Yang membuat film ini semakin istimewa adalah motivasi di baliknya. “Ini tidak ada tujuan komersialnya,” tegas Nia Dinata.

Harapannya justru lebih mulia yaitu menyemangati semua orang yang terlibat di Cabaret, terutama anak-anak angkat almarhum Hamzah, agar mereka bisa melanjutkan apa yang sangat dicintai oleh sang pendiri.
“Keyakinan bahwa dengan berkesenian lewat Cabaret, mereka tetap bisa hidup, tetap bisa berlanjut, tetap ada yang nonton,” ujar Nia dengan penuh harap. Ini adalah tentang keberlangsungan sebuah warisan budaya yang lebih besar dari sekadar hiburan.

Kerja keras

“Yang paling menarik adalah bagaimana beliau benar-benar merangkul orang-orang. Tidak dilihat dari latar belakang, tidak dilihat dari minoritas atau mayoritasnya, tapi dia melihat orang dari kemauannya untuk kerja keras dan bakat,” kenang Nia tentang sosok Hamzah Sulaiman.

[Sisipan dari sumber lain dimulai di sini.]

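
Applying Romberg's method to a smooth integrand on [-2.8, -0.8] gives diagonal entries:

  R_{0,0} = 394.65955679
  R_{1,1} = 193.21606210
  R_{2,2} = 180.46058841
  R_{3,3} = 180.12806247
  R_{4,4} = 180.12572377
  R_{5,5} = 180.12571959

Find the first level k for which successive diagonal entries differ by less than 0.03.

|R_{1,1} − R_{0,0}| = 201.44349469 ≥ 0.03
|R_{2,2} − R_{1,1}| = 12.75547369 ≥ 0.03
|R_{3,3} − R_{2,2}| = 0.33252594 ≥ 0.03
|R_{4,4} − R_{3,3}| = 0.00233870 < 0.03

k = 4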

Siapa yang menyangka bahwa di balik kesuksesan toko oleh-oleh, restoran, batik dan pertunjukan cabaret, Hamzah Sulaiman sebenarnya sedang menjalankan misi yang lebih besar? Dia tidak hanya menciptakan lapangan kerja, tetapi juga chosen family -- keluarga yang dipilih, bukan karena darah, tetapi karena cinta dan penerimaan.

“Lebih dari sekadar hiburan, Raminten adalah sosok yang menyediakan rumah bagi banyak kaum marginal,” jelas Dena Rachman, yang terlibat sebagai produser dan penulis.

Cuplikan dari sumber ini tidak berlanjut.